James Purcell Obituary
Longtime Gem Village resident James Hugh Purcell died in Denver on Friday, July 17, 2009. He was 92.
Known as Hugh, he was born Jan. 30, 1917, to Jayhugh Mills and Lillie Margaret Russell Purcell in Hooker, Okla.The Purcell family farmed and raised livestock on their homestead throughout the Depression and the Dust Bowl.
In 1939, Mr. Purcell decided to come to Southwest Colorado to try to get work on what then was known as the Pine River Dam project, now the Vallecito Dam. He worked on construction of the spillway for two years, and after that worked in a coal mine east of Bayfield. During his time in Bayfield, he met his future wife, Ethel Grady, a Kansas schoolteacher who spent summers with her mother, Viola Grady, on a place east of Bayfield.
In 1942, Mr. Purcell joined the Army, serving in the infantry as a regimental wire chief in the Pacific Theater. His family said he saw some of the worst of the war, earning three battle stars, the Ryukyus, Saipan and Okinawa. He also was awarded a Good Conduct Medal and a Bronze Service Arrowhead for making the beachhead on Saipan.
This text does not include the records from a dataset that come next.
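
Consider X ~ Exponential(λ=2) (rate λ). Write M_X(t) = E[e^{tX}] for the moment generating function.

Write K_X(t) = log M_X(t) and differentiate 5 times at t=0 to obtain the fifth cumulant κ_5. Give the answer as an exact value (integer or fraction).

M_X(t) = 2/(2 - t)
K_X(t) = log M_X(t) = -log(2 - t) + log(2)
dK/dt = -1/(t - 2)
d^2K/dt^2 = 1/(t^2 - 4*t + 4)
d^3K/dt^3 = -2/(t^3 - 6*t^2 + 12*t - 8)
d^4K/dt^4 = 6/(t^4 - 8*t^3 + 24*t^2 - 32*t + 16)
d^5K/dt^5 = -24/(t^5 - 10*t^4 + 40*t^3 - 80*t^2 + 80*t - 32)

κ_5 = d^5K/dt^5 |_{t=0} = 3/4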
After the surrender, Mr. Purcell was among the first in occupied Japan and was stationed in Adawara, a little town not far from Tokyo. He contacted the mayor to fulfill his orders to take over communications. The mayor, who had lived in California before the war, had a son serving in the American Army in Japan, but he had not heard from him. Mr. Purcell helped them make contact, and he said it was the only nice experience of the war.
On May 27, 1946, he married Ethel Grady in St. Columba Catholic Church in Durango. They moved back to Oklahoma where Mr. Purcell farmed for a few years. In 1949, they returned to Southwest Colorado and bought a piece of land in the new little community of Gem Village. They built their garage first, and moved into the garage while they built their house. Mr. Purcell dug much of their well by hand.
He decided he didn't want to be a farmer after returning to Colorado, and he earned his living as a carpenter until he retired in the 1970s. There are houses all over La Plata County he helped build.
Mr. Purcell was active in the community. He was on the Bayfield School Board from 1969 to 1977, and he taught shop at Bayfield High School in the 1960s. He was a lifetime member of the Bayfield Veterans of Foreign Wars Post No. 6995 until it dissolved, and then became a member of the Durango Veterans of Foreign Wars Post No. 4031.
He was one of a group of men who built St. Bartholomew's Catholic Church, which the Purcell family attended every Sunday. Mr. and Mrs. Purcell held the Democratic Party caucus in their home for several years, and both were election judges at the polling place in Gem Village. After Kennedy's election in 1960, Mr. Purcell received a letter signed by the president thanking him for his efforts.
Mrs. Purcell died in 1986, and Mr. Purcell continued living in their home until August 2008, when he moved to Denver to be close to his daughter.
"The back door was always open, there was always coffee in the pot and an extra chair at the kitchen table when anybody would drop by," Linda Purcell wrote.
He is survived by his daughter, Linda Margaret Purcell, of Denver; sister Dixie Brown of Moab, Utah; and numerous nieces, nephews, great-nieces and great-nephews.
A memorial service will be held at 10 a.m. Friday, July 24, 2009, at St. Bartholomew's Catholic Church in Bayfield. After the service, a private burial will take place next to his wife at the Pine River Cemetery.
In lieu of flowers, memorial contributions may be made to the Lavenia McCoy Public Library, 395 Bayfield Center Drive, Bayfield, CO 81122; or the Bayfield High School woodshop program, c/o Pam Catron, Bayfield High School, 800 County Road 501, Bayfield, CO 81122.
Published by The Durango Herald on Jul. 23, 2009.